Some signs of staleness at Magellan

Your Funds

March 28, 2004|By CHARLES JAFFE

FIDELITY MAGELLAN, arguably the most recognized mutual fund in the entire investment world, is a bit like a grand old restaurant that's past its prime.

You can come away from the table satisfied, but you're no longer thrilled with the experience.

As the flagship of the world's biggest fund company, Magellan is one of the most popular funds for retirement investors and savers worldwide. As the first "brand name" fund, Magellan was the cornerstone upon which the company was built, at the heart of its sales of retirement programs, the fund every corporate benefits executive could feel good about offering employees in a 401(k) plan.

Today, however, it's hard to find anyone who thinks much of Magellan.

Instead, most observers think it's a dinosaur.

For the bulk of Magellan's shareholders - retirement savers - the distant past and the present create a quandary.

No matter how badly Magellan has aged, it remains a landmark name that's hard to give up. (Full disclosure: Magellan was one of my first fund investments, though I sold it when I joined The Boston Globe in 1994, in order to avoid potential conflicts of interest in covering the company.)

Magellan has lagged behind its benchmark index, the Standard & Poor's 500, over the past one-, three-, five- and 10-year periods.

The last time it slew the index was 1998; the fund has grown increasingly tied to the index since then, so much so that if the S&P were to move by 1 percent tomorrow, you'd expect Magellan to move 0.99 percent in the same direction.

Manager Robert Stansky appears to have become increasingly conservative, even as the bear market eased.

Magellan's holdings make it look like Stansky missed most of the technology rally of 2003, loading up instead on more staid, less risky issues.

That may make for decent returns, but it won't beat the market, which is Magellan's target.

Critics suggest that Stansky's hands are tied by top brass, that he's not allowed to steer such an important fund in a high-risk way.

Stansky, after all, took over for Jeff Vinik, whose tenure at Magellan included great numbers but also disappointment over some of his investment decisions.

Stansky generally doesn't say much about his fund, but he has always maintained he can steer Magellan in any direction he wants and he has never shied away from claiming responsibility for performance, even the bad stuff.

"Magellan is indistinguishable from an S&P 500 index fund in terms of how it actually behaves," says Jim Lowell of the Fidelity Investor newsletter.

"It has much fewer holdings and different weightings, but correlation doesn't lie and it tells you that the fund is quacking like an index fund.

"If you're a retirement investor and you're expecting something more than index performance, you're not going to be satisfied with Magellan."

And therein lies the problem for retirement investors.

If they have a retirement plan that offers a lot of choices, Magellan is probably not their best option. They can get exposure to the S&P 500 through an index fund for a lot less money, and if they want to take a shot at beating the market, they'll have a better shot with other large-cap blend funds, including several other issues run by Fidelity.
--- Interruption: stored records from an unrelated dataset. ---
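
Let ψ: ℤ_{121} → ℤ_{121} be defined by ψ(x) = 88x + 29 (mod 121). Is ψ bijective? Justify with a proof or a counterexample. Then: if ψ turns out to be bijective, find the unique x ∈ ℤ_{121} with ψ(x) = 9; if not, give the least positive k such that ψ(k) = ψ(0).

Recall: injectivity means: for all a, b in the domain, ψ(a) = ψ(b) implies a = b.
We have gcd(88, 121) = 11 > 1. Taking a = 0 and b = 11: ψ(0) = 29 and ψ(11) = 88·11 + 29 = 997 ≡ 29 (mod 121).
So ψ(0) = ψ(11) while 0 ≠ 11, therefore ψ is not injective, hence not bijective.
Since ψ is not bijective, we find the least positive k with ψ(k) = ψ(0): this means 88k ≡ 0 (mod 121), i.e. 121 ∣ 88k. Since gcd(88, 121) = 11, dividing through by 11 this holds exactly when 11 ∣ 8k, and as gcd(8, 11) = 1, exactly when 11 ∣ k.
The smallest positive such k is 11.

11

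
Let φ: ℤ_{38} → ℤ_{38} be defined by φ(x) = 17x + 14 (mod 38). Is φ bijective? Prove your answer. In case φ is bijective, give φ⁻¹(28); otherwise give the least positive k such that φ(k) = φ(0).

By definition, φ is injective when φ(u) = φ(v) forces u = v.
Suppose φ(u) = φ(v) in ℤ_{38}. Then 17u + 14 ≡ 17v + 14 (mod 38), hence 17(u − v) ≡ 0 (mod 38).
Since gcd(17, 38) = 1, 17 is invertible modulo 38, therefore u − v ≡ 0 (mod 38), i.e. u = v.
We now compute 17⁻¹ mod 38 explicitly. Euclid's algorithm: 38 = 2·17 + 4, 17 = 4·4 + 1; back-substituting gives 1 = 9·17 − 4·38, so 17⁻¹ ≡ 9 (mod 38).
For any y ∈ ℤ_{38}, x = 9(y − 14) mod 38 satisfies φ(x) = 17·9(y − 14) + 14 ≡ y (since 17·9 ≡ 1 mod 38). So every y has a preimage.
So φ is bijective.
Since φ is bijective, we find φ⁻¹(28): we need 17x ≡ 28 − 14 ≡ 14 (mod 38). Using 17⁻¹ = 9: x ≡ 9·14 = 126 = 3·38 + 12, so x = 12.
Check: φ(12) = 17·12 + 14 = 218 = 5·38 + 28 ≡ 28 (mod 38).

12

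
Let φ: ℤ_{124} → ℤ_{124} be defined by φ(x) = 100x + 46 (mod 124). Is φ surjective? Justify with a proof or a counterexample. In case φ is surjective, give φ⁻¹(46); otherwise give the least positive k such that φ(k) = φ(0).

Recall: φ is surjective if every y in the codomain equals φ(x) for some x in the domain.
Since gcd(100, 124) = 4, we have 100x ≡ 0 (mod 4) for all x, so φ(x) ≡ 2 (mod 4).
But 0 ≢ 2 (mod 4), so 0 ∈ ℤ_{124} has no preimage. Hence φ is not surjective.
Since φ is not surjective, we find the least positive k with φ(k) = φ(0): this means 100k ≡ 0 (mod 124), i.e. 124 ∣ 100k. Since gcd(100, 124) = 4, dividing through by 4 this holds exactly when 31 ∣ 25k, and as gcd(25, 31) = 1, exactly when 31 ∣ k.
The smallest positive such k is 31.

31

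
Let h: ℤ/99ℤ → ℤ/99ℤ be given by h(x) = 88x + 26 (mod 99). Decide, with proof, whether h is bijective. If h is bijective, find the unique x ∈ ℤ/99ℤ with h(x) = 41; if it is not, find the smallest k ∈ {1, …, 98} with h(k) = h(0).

We have gcd(88, 99) = 11 > 1. Taking a = 0 and b = 9: h(0) = 26 and h(9) = 88·9 + 26 = 818 ≡ 26 (mod 99).
So h(0) = h(9) while 0 ≠ 9, therefore h is not injective, hence not bijective.
Since h is not bijective, we find the least positive k with h(k) = h(0): this means 88k ≡ 0 (mod 99), i.e. 99 ∣ 88k. Since gcd(88, 99) = 11, dividing through by 11 this holds exactly when 9 ∣ 8k, and as gcd(8, 9) = 1, exactly when 9 ∣ k.
The smallest positive such k is 9.

9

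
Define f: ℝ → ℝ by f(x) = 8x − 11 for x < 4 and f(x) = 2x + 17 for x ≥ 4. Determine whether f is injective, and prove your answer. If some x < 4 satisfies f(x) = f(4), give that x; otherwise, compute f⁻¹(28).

11/2

Both pieces are strictly increasing (slopes 8 and 2), so each is injective on its own interval.
The left piece maps (−∞, 4) onto (−∞, 21); the right piece maps [4, ∞) onto [25, ∞).
These images are disjoint, so no value is attained by both pieces. Therefore f is injective.
Because the two images are disjoint, no x < 4 has f(x) = f(4), so we compute f⁻¹(28): 28 lies in [25, ∞), so solve 2x + 17 = 28: x = (28 − 17)/2 = 11/2.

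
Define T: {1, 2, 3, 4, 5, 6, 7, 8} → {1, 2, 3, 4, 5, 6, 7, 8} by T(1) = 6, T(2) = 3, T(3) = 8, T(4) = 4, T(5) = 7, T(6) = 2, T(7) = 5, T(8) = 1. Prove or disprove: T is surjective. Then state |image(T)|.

Every element of the codomain has a preimage: 1 = T(8), 2 = T(6), 3 = T(2), 4 = T(4), 5 = T(7), 6 = T(1), 7 = T(5), 8 = T(3).
Thus T is surjective.
The image of T is {1, 2, 3, 4, 5, 6, 7, 8}, which has 8 elements.

8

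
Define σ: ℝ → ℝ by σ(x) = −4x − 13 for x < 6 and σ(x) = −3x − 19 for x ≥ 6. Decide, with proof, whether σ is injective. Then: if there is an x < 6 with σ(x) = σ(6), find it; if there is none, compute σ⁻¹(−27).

Both pieces are strictly decreasing (slopes −4 and −3), so each is injective on its own interval.
The left piece maps (−∞, 6) onto (−37, ∞); the right piece maps [6, ∞) onto (−∞, −37].
These images are disjoint, so no value is attained by both pieces. So σ is injective.
Because the two images are disjoint, no x < 6 has σ(x) = σ(6), so we compute σ⁻¹(−27): −27 lies in (−37, ∞), so solve −4x − 13 = −27: x = (−27 + 13)/(−4) = 7/2.

7/2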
If they have only a few retirement offerings, however, Magellan is a fund that, though far past its prime, is a safe choice.

"If you have to have a big, bloated, weighed-down fund, where you don't want an index fund and want some slim hope of beating the S&P occasionally, Magellan is probably the best one to have," says Roy Weitz, founder of the FundAlarm.com Web site, which provides sell signals on mutual funds and which gives Magellan its lowest, "three-alarm" rating. "But for most people, I'd expect that it's a fund that has outlived its usefulness.

"If this were the only choice in your 401(k), you would not necessarily worry about reaching your retirement goals, but you might wind up with a lot more money at the end of the road if you weren't in a fund that appears so profoundly and permanently mediocre."

Stansky, for his part, isn't talking. He has long said Magellan will not be the fastest runner in the pack, and has maintained that if he's capable of underperforming the index by a few percentage points - as he did last year - that he's equally capable of beating it by that much in the future. His goal with Magellan has always been to beat the benchmark by three to five percentage points per year.

Like that grand old restaurant, Stansky and Magellan may again be able to give investors a taste of the past, but investors who have been comfortable with the fund for years need to decide whether it still has the flavor they want, or whether recent numbers and changed expectations have made them bitter enough to move on.